Sunday, Jan 12th, 2014
We professional pastry chefs have at our fingertips access to something home cooks could never dream of. High quality fruit purees. They come to us frozen in 1 kilo containers, ready to be thawed and folded into our recipes with the simple removal of a plastic seal. Some are better than others but all in all they are very tasty.
Thanks to companies like Boiron, Cap Fruit, and Ravifruit, my cohorts and I can use ripe flavorful strawberry any time of year, Alfonso mango from far away India, and most importantly, difficult to process fruits like pomegranates and passion fruit without breaking a sweat. All of these and more are at our immediate disposal, and trust me, we lean on them.
One of the purees I have always enjoyed using is coconut. It is a blend of coconut cream and coconut water, and has a much cleaner flavor and higher fat content than canned coconut milk.
Naturally, when we came to the conclusion that we were going to pair coconut and pumpkin for a winter dessert, I ordered my favorite coconut puree from our purveyors for testing. I also ordered something I have never ordered before: whole coconuts. I had seen Rene, my tournant at Alinea breaking whole coconuts down for a dish every day, and got a little bee in my bonnet that I wanted to do it too, or go down trying.
Lucky for me our chef at Blackbird David Posey had been breaking down those same coconuts at Alinea long before Rene, and he was available for consulting. When he had a spare moment, he made the trek up to our pastry department, tools in hand.
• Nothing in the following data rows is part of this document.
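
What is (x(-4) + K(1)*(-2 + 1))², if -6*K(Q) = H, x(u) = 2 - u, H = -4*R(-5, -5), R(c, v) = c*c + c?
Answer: 484/9 ≈ 53.778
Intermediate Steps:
R(c, v) = c + c² (R(c, v) = c² + c = c + c²)
H = -80 (H = -(-20)*(1 - 5) = -(-20)*(-4) = -4*20 = -80)
K(Q) = 40/3 (K(Q) = -⅙*(-80) = 40/3)
(x(-4) + K(1)*(-2 + 1))² = ((2 - 1*(-4)) + 40*(-2 + 1)/3)² = ((2 + 4) + (40/3)*(-1))² = (6 - 40/3)² = (-22/3)² = 484/9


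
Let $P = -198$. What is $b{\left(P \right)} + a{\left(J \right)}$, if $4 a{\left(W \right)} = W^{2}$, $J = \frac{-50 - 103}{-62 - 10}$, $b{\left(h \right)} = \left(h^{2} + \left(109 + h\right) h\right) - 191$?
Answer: $\frac{14498849}{256} \approx 56636.0$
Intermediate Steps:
$b{\left(h \right)} = -191 + h^{2} + h \left(109 + h\right)$ ($b{\left(h \right)} = \left(h^{2} + h \left(109 + h\right)\right) - 191 = -191 + h^{2} + h \left(109 + h\right)$)
$J = \frac{17}{8}$ ($J = - \frac{153}{-72} = \left(-153\right) \left(- \frac{1}{72}\right) = \frac{17}{8} \approx 2.125$)
$a{\left(W \right)} = \frac{W^{2}}{4}$
$b{\left(P \right)} + a{\left(J \right)} = \left(-191 + 2 \left(-198\right)^{2} + 109 \left(-198\right)\right) + \frac{\left(\frac{17}{8}\right)^{2}}{4} = \left(-191 + 2 \cdot 39204 - 21582\right) + \frac{1}{4} \cdot \frac{289}{64} = \left(-191 + 78408 - 21582\right) + \frac{289}{256} = 56635 + \frac{289}{256} = \frac{14498849}{256}$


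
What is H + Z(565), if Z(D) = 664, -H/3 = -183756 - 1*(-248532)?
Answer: -193664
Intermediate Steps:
H = -194328 (H = -3*(-183756 - 1*(-248532)) = -3*(-183756 + 248532) = -3*64776 = -194328)
H + Z(565) = -194328 + 664 = -193664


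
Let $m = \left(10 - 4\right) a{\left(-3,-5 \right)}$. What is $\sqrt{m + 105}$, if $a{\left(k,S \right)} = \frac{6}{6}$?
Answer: $\sqrt{111} \approx 10.536$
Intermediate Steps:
$a{\left(k,S \right)} = 1$ ($a{\left(k,S \right)} = 6 \cdot \frac{1}{6} = 1$)
$m = 6$ ($m = \left(10 - 4\right) 1 = 6 \cdot 1 = 6$)
$\sqrt{m + 105} = \sqrt{6 + 105} = \sqrt{111}$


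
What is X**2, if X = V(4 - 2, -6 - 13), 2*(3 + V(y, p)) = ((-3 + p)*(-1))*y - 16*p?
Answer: 29241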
He laid down a dry towel, a butcher knife, an oyster knife, and a vegetable peeler. Gripping the coconut over a bowl with his left hand and the inverted butchers knife in his right, he began tapping the shell of the coconut with the blunt side of the knife. With a series of firm but controlled whacks against the circumference of the coconut, he was able to breach the hard shell. The foggy coconut water inside began to escape the fissure, and holding the coconut over the bowl, David carefully inserted the oyster knife into the thin fault and turned it to pry the two halves apart. The coconut water collected in the bowl below was immediately transferred to a strainer lined with a coffee filter to remove any brown particulate.
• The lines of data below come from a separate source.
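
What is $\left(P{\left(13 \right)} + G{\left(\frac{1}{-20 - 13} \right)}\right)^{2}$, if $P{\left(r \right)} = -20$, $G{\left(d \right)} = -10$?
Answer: $900$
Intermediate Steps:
$\left(P{\left(13 \right)} + G{\left(\frac{1}{-20 - 13} \right)}\right)^{2} = \left(-20 - 10\right)^{2} = \left(-30\right)^{2} = 900$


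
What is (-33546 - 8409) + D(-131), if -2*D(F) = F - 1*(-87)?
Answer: -41933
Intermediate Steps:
D(F) = -87/2 - F/2 (D(F) = -(F - 1*(-87))/2 = -(F + 87)/2 = -(87 + F)/2 = -87/2 - F/2)
(-33546 - 8409) + D(-131) = (-33546 - 8409) + (-87/2 - ½*(-131)) = -41955 + (-87/2 + 131/2) = -41955 + 22 = -41933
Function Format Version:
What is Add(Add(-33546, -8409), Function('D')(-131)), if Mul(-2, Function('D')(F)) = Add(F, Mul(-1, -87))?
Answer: -41933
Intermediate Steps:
Function('D')(F) = Add(Rational(-87, 2), Mul(Rational(-1, 2), F)) (Function('D')(F) = Mul(Rational(-1, 2), Add(F, Mul(-1, -87))) = Mul(Rational(-1, 2), Add(F, 87)) = Mul(Rational(-1, 2), Add(87, F)) = Add(Rational(-87, 2), Mul(Rational(-1, 2), F)))
Add(Add(-33546, -8409), Function('D')(-131)) = Add(Add(-33546, -8409), Add(Rational(-87, 2), Mul(Rational(-1, 2), -131))) = Add(-41955, Add(Rational(-87, 2), Rational(131, 2))) = Add(-41955, 22) = -41933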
To remove the meat from the shell, David folded the towel in fourths and laid it on the counter. He placed a coconut half, shell side down, on the towel. The oyster knife was inserted into the seam between the white coconut meat and the hard brown shell, and with a series of shimmys, twists, and turns, the flesh of the coconut was pried loose in one clean piece.
Obligatory jokes were made about coconut bras, and the shells were discarded in the trash.
The startlingly white coconut meat still retained a thin, soft brown skin, which was removed with a little work from a vegetable peeler. The flesh was rinsed, and cut into pieces no larger than 1 inch.
At this time the Champion Juicer was lifted to the counter. The coconut meat was pushed through the juicer a few pieces at a time. The sharp teeth inside the hub made quick work of the coconut, separating the coconut cream from the coconut fiber. The coconut fiber was spread on a sheet and placed in the dehydrator for 24 hours, resulting in dry coconut flakes similar to those used for macaroons.
The entire process left us with three products to work with; coconut water, coconut cream, and coconut flakes. It’s a labor of love I tell you. Each of the three coconut products we create by processing whole coconuts is available for purchase with no additional labor required.
During the development process, it became clear to me that it was not the flavor of the coconut, but the process itself that became the heart of the dessert it belongs to. Every part of the coconut is utilized. The dehydrated coconut fiber is ground for the flour in a steamed pumpkin cake, and toasted to infuse flavor into the ice cream that sits atop. The coconut cream helps moisten the steamed cake, and what’s left is infused with sage and poured warm over the cake and ice cream table side. A simple powder of toffee peanuts and fried sage passed through a Parmesan mill is all that adorns this coconut dessert.